Sunday, February 1, 2015

Beginning the Feast

My first day in Paris was disturbed by a “stubborned” attitude.
I didn't want to leave the comfort of my bed, I did not want to him to be correct, and I did not want to accept my new home.
After hours of stalling in hopes of a sunnier time to explore, I finally gave in and stepped outside my “porte.” 
My delaying emptied my stomach and I was starving. I was a little worried about my quarter when I was sitting in the apartment. I thought nothing would be near me and everything would be a trip. 
However, once I stepped outside on the cobbly streets the immediate feeling that so many past and current writers, filmmakers, artists, and singers try to capture about the city of Paris rushed into me. 
The gloomy and cloudy weather no longer prevented my exploration, but actually aided in making the overall view of Paris look like every film or painting I’ve ever seen.
Just in my one step on Rue Guénégaud, I immediately saw what the obsession is or was. My streets were filled with solely art galleries and museums, but if I turned the corner every restaurant I could ever crave was right there for me to spend my euros on.
I had two options to explore from my doorstep:
If I went left I would be on route to Saint Germaine and I would be near the cafés, shops, and boulangeries.
If I went right I would be strolling through all along through the river and be crossing Pont Neuf.
After I picked up my pain au chocolat, I decided to stroll all along through the river.
-I wont lie this decision was mainly decided by past films I’ve seen in which the main characters are usually doing the same-
Through my stroll I was completely isolated with no distractions, I had still not gotten a French number so I had no distractions from my past location. They could not reach me, and I could not reach them.
This led me to, instead of, always looking down to actually always be looking up and taking in my surroundings. I learned that I’m neighbors to the Notre Dame & the famed bookstore “Shakespeare & company.”

After a few hours of wandering around, I decided to break and get food. One thing I realized here is that the majority of the restaurants in Paris are about sitting, something I’m not used to. I lived three years in a city where I either had food ordered to go or delivered and if I were to sit I usually had someone accompanying me on the other side of the table.
I was faced with such a silly feeling of deciding whether I should wait and retreat home to cook for myself or to just sit down on the little round café table and chair, which is usually arranged in a way so that its facing the sidewalk. I was tempted by the arrangement, because I like the idea that you’re facing Paris, rather than facing the empty chair.

****Sidenote: I am not a person who likes to usually do things alone.****

So when I was awkwardly going back and forth between my decision of sitting at the café or just to basically retreat back home, I realized I was being ridiculous and actually looking ridiculous, because I am not lying I was actually walking back and forth- I tried to hold my phone up as if I had a text to make it look less insane, but I had failed, because the servers were staring and were wondering what my decision was.
Finally one of the servers came out and just said to sit down and there was a spot in the corner for me to sit.
Luckily, my French, although, a little rusty was rushing all back to me.

Sitting at the café, all I wanted to order was a café or a café au lait, but my taste buds wouldn’t let me.
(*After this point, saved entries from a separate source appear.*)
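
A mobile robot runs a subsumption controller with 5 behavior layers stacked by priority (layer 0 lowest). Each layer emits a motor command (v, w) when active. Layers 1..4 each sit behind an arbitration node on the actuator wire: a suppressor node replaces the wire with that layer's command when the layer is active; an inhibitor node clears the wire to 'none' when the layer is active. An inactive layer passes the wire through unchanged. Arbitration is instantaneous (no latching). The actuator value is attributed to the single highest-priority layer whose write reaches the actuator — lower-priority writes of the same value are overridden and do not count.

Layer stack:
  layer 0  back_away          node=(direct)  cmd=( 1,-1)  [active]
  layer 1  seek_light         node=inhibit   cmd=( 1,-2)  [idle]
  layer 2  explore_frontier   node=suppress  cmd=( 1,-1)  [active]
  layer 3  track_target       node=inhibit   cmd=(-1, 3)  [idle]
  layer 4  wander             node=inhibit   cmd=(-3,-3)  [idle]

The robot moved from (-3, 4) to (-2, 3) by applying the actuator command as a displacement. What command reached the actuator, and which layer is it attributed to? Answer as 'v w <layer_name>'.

1 -1 explore_frontier

displacement = (-2, 3) − (-3, 4) = (1, -1)
[0] back_away on; wire := (1, -1)
[1] seek_light off; pass (1, -1)
[2] explore_frontier on (suppress); wire := (1, -1)
[3] track_target off; pass (1, -1)
[4] wander off; pass (1, -1)
output (1, -1) — from layer 2 (explore_frontier)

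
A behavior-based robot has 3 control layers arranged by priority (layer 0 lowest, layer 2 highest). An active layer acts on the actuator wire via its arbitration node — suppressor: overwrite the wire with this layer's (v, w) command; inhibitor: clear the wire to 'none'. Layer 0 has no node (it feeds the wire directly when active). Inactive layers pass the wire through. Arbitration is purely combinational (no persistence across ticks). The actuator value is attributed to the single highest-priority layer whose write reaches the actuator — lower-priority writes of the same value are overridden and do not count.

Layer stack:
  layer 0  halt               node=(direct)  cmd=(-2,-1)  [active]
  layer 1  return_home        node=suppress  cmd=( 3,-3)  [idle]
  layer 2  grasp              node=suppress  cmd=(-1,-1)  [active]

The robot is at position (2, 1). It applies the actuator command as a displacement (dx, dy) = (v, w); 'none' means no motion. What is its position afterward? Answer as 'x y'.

1 0

layer 0 (halt) active — direct: (-2, -1)
layer 1 (return_home) idle — unchanged: (-2, -1)
layer 2 (grasp) active — suppresses: (-1, -1)
→ actuator (-1, -1)
position: (2, 1) + (-1, -1) = (1, 0)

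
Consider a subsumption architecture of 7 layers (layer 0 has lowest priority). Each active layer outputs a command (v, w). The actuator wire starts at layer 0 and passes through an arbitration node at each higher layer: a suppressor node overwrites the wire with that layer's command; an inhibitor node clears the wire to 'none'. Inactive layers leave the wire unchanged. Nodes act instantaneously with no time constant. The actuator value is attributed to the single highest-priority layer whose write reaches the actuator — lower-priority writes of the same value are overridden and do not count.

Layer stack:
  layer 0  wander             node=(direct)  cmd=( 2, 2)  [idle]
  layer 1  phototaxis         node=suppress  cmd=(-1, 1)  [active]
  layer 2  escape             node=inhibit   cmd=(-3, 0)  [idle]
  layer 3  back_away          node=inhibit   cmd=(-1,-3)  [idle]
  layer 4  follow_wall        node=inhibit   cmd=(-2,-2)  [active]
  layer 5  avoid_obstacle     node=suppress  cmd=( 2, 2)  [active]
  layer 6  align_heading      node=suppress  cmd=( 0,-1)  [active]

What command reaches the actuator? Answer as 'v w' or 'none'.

L0 wander: idle → wire = none
L1 phototaxis: active, suppressor → wire = (-1, 1)
L2 escape: idle → wire stays (-1, 1)
L3 back_away: idle → wire stays (-1, 1)
L4 follow_wall: active, inhibitor → wire = none
L5 avoid_obstacle: active, suppressor → wire = (2, 2)
L6 align_heading: active, suppressor → wire = (0, -1)
actuator = (0, -1)

0 -1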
I wanted to also order wine, but the weather halted me. So I ordered the next hot beverage I could think of, which is a chocolat chaud.

I recall as a child all I ever had in Paris was a chocolat chaud. Everyone around me always had the teacups to drink there café’s out of, and I was always mildly jealous because I wanted to be to hold up the drink from the little loop hole on the side of the teacup and make that sipping sound. A tea was too clear to mimic the actions of my father’s drink, but the chocolat chaud was perfect because although it may have been tad bit darker and foamier, it was all alright because it had chocolate. So that silenced my childlike attitude of wanting to grow up.

That was one of my thoughts while sitting alone in the café. As I was sitting there, I realized it’s actually a pretty normal custom to be at a café alone in Paris. Throughout my stay all I wanted was to pick up a book and read, all the while trying to enjoy my chocolat chaud. This situation and the following one are parts of what I imagined about it what it was like to live in Paris.

The final seal of what made me truly realize that I was in Paris, and that I was living in the city that every movie ending or series finale sends their character off to was my crossing of Pont Neuf.

Once I found my rhythm in Paris, and I found my breakfast place and my metro entrance. It was time for me to head to school. I learned that Paris is not really a morning person, walking through the empty streets I contrasted a morning in paris to a morning in New York.

In New York, I would jay walk diagonally to my Argo Tea and pick up my earl grey vanilla crème depending on the weather it would either be hot or cold, and then enter my subway entrance and be pushed and shoved without any personal space belonging to me.

In Paris, I wake up and pick up a pain au chocolat from Paul and cross the street and I have arrived to Pont Neuf. I walk along the bridge and I see the Eiffel Tower to my left, the Notre Dame on my right, the lovelocks next to me, and the river being below me.

While listening to my music, I couldn’t believe that this is my route to school. Everyday I would see all these monuments or items that are known or associated as “Paris.” During this walk I truly realized that I am and will be living in Paris.